Youssef Salem (Ramzy Bedia), la quarantaine bien entamée, vient de publier son premier roman. Le Choc toxique raconte la relation compliquée d’un enfant issu de l’immigration à la sexualité et à l’intime. S’il ne s’agit pas d’une autobiographie, ce roman s’inspire très largement de l’enfance et de la famille de Youssef. Pour ce motif, l’écrivain redoute que son père et sa mère en découvrent le contenu. Mais la célébrité grandissante de son ouvrage, boostée par la polémique provoquée sur les réseaux sociaux par les déclarations de son auteur et par sa sélection pour le Goncourt, va mettre en péril son désir d’anonymat.
Baya Yasmi est désormais une personnalité installée du cinéma français. Elle a co-signé le scénario de plusieurs films de Michel Leclerc, son compagnon, parmi lesquels Le Nom des gens, dans lequel Sara Forestier jouait une militante de gauche qui couchait avec des électeurs de droite pour les convaincre de changer leur vote, et La Lutte des classes, qui mettait en scène un couple de bobos parisiens (interprétés par Leïla Bekhti et Edouard Baer) tiraillé entre leurs convictions politiques et l’éducation de leur fils (je glousse encore à l’évocation de la scène où les paroles anarchisantes des morceaux de hard rock joués par Edouard Baer resurgissent durant l’entretien qu’il doit passer devant un directeur d’école catholique pour y faire entrer son fils).
Baya Yasmi avait déjà signé un film, Je suis à vous de suite, dont j’écrivais à sa sortie en 2016 qu’il était « un bijou d’originalité ». On retrouve dans Youssef Salem… quelques uns des acteurs de ce précédent film – Ramzy Bedia au premier chef, mais aussi Vimela Pons et Lyes Salem – et on se plaît à imaginer qu’ils constituent une bande soudée par une longue amitié qui aime à se réunir autour d’un méchoui – ou d’un cassoulet (voir infra).

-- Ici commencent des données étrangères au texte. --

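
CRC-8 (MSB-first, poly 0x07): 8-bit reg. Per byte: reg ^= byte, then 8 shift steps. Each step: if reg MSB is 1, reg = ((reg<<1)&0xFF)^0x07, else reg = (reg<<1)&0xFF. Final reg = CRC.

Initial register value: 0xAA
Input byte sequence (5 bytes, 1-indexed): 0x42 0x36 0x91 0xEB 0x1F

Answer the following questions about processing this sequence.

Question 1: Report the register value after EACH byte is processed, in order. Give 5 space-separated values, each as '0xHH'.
0x96 0x69 0xE6 0x23 0xB4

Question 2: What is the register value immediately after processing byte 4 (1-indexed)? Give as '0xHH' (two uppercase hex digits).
Answer: 0x23

Derivation:
After byte 1 (0x42): reg=0x96
After byte 2 (0x36): reg=0x69
After byte 3 (0x91): reg=0xE6
After byte 4 (0xEB): reg=0x23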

J’ai retrouvé dans Youssef Salem tout ce que j’avais aimé dans ces précédents films.
En premier lieu, on y rit. On y rit beaucoup. Et ce n’est pas rien en ce janvier maussade et en cette période de grèves, de rigueur énergétique et d’instabilité géopolitique qui n’incite guère à la légèreté.

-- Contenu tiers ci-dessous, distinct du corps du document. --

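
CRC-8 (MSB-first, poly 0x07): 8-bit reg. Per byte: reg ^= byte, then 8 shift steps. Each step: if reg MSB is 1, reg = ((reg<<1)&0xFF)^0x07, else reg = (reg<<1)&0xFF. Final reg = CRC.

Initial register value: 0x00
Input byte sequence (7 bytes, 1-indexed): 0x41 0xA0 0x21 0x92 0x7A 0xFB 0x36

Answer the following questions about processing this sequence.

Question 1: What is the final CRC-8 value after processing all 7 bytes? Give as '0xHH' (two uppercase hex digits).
Answer: 0xD0

Derivation:
After byte 1 (0x41): reg=0xC0
After byte 2 (0xA0): reg=0x27
After byte 3 (0x21): reg=0x12
After byte 4 (0x92): reg=0x89
After byte 5 (0x7A): reg=0xD7
After byte 6 (0xFB): reg=0xC4
After byte 7 (0x36): reg=0xD0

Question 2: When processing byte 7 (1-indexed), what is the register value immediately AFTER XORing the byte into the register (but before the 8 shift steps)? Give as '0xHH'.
Answer: 0xF2

Derivation:
Register before byte 7: 0xC4
Byte 7: 0x36
0xC4 XOR 0x36 = 0xF2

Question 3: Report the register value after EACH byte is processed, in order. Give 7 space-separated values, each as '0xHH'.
0xC0 0x27 0x12 0x89 0xD7 0xC4 0xD0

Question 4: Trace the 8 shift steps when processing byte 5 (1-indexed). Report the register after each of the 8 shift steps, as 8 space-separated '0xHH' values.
Answer: 0xE1 0xC5 0x8D 0x1D 0x3A 0x74 0xE8 0xD7

Derivation:
After byte 1 (0x41): reg=0xC0
After byte 2 (0xA0): reg=0x27
After byte 3 (0x21): reg=0x12
After byte 4 (0x92): reg=0x89
Register before byte 5: 0x89
After XOR with byte 0x7A: 0xF3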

On y rit ; mais on y rit intelligemment, en questionnant les sujets de société qui tiennent à cœur à cette réalisatrice, femme de gauche, laïque, féministe, issue de l’immigration et fière d’en être, mais refusant d’avoir à administrer la preuve de sa francité ou de son adhésion aux valeurs de la République. Comme Le Nom des gens ou La Lutte des classes, Youssef Salem… est un film qui mêle l’intime et le politique. Il interroge le statut de l’écrivain, celui de l’artiste, auquel est constamment renvoyée sa propre biographie. Mais il interroge aussi la place et le statut de l’Arabe de la seconde génération dont le désir d’invisibilité ou le « droit à la médiocrité » – que revendique lors d’un débat télévisé homérique le héros – est constamment mis en échec par les injonctions contradictoires d’une extrême droite racisante et d’une extrême gauche identitariste.

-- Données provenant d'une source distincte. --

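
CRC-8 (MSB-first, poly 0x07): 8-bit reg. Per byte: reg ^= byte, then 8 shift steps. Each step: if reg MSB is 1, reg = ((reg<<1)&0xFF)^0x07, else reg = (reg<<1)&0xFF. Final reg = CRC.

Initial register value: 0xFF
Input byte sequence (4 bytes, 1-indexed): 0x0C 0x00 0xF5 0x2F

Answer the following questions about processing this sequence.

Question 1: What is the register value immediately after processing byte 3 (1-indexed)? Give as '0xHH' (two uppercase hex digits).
Answer: 0x14

Derivation:
After byte 1 (0x0C): reg=0xD7
After byte 2 (0x00): reg=0x2B
After byte 3 (0xF5): reg=0x14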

Youssef Salem… pourrait n’être qu’une succession de vignettes drôles et intelligentes. Mais c’est plus que cela. Elles s’enchaînent dans une histoire comme je les aime, avec un début, un milieu et une fin, sans flashbacks inutilement acrobatiques, ni ellipses savamment déroutantes. Ramzy Bedia, longtemps cantonné à des rôles comiques, y démontre la richesse de sa palette. Les seconds rôles y sont excellents, à commencer bien entendu par Noémie Lvovsky, toujours étonnante, et Melha Bédia qui incarne le rôle de la petite sœur du héros, en révolte permanente contre le mépris, réel ou fantasmé, dans laquelle elle s’estime tenue du fait de son sexe, de sa culture ou de sa morphologie (on, apprend grâce à elle un nouveau mot : l’islamo-grossophobie).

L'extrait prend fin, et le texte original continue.